There is always a mix of music and theater at the amphitheater at the head of the harbor, below the beautiful Camden Public Library. The lawn slopes toward the harbor and is a wonderful place just to relax and gaze out toward the bay and islands. It’s also a perfect spot for a picnic lunch.
If you need a workout, try the Camden YMCA. And nearby Camden Hills State Park with its spectacular views from atop Mount Battie has miles of trails for hiking and biking.
Sleepy by comparison to Rockland and Camden, Rockport has a unique personality. It is not a typical tourist town and lacks all the shops and eateries that go along with that. It is however the home of high culture: Bay Chamber Concerts at the Rockport Opera House; the Center for Maine Contemporary Art; and the Maine Media Workshops (formerly the Maine Photographic Workshops), where working and aspiring photographers and film makers come to hone their skills.

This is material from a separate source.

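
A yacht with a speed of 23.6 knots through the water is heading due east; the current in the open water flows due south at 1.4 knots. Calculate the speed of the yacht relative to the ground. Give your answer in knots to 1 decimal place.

23.6 knots

Taking east as x and north as y: velocity relative to the water = (23.600, 0.000) knots; the water relative to ground = (0.000, -1.400) knots.
Velocity relative to ground = (23.600, 0.000) + (0.000, -1.400) = (23.600, -1.400) knots.
Speed = |(23.600, -1.400)| = 23.641 knots.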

For dining, enjoy great seafood and sweeping views of Rockport Harbor at the Sail Loft Restaurant.
Rockport is a lovely harbor but offers little in the way of facilities and services. Provisioning and other supplies will have to come from either Rockland or Camden. Fuel and temporary dockage can be found at Rockport Marine, one of Maine’s premier wooden boatbuilders, but moorings are limited.
The town landing has a public dinghy dock, head, and showers. There is public parking, but be sure to check with the harbormaster if it will be a long term stay.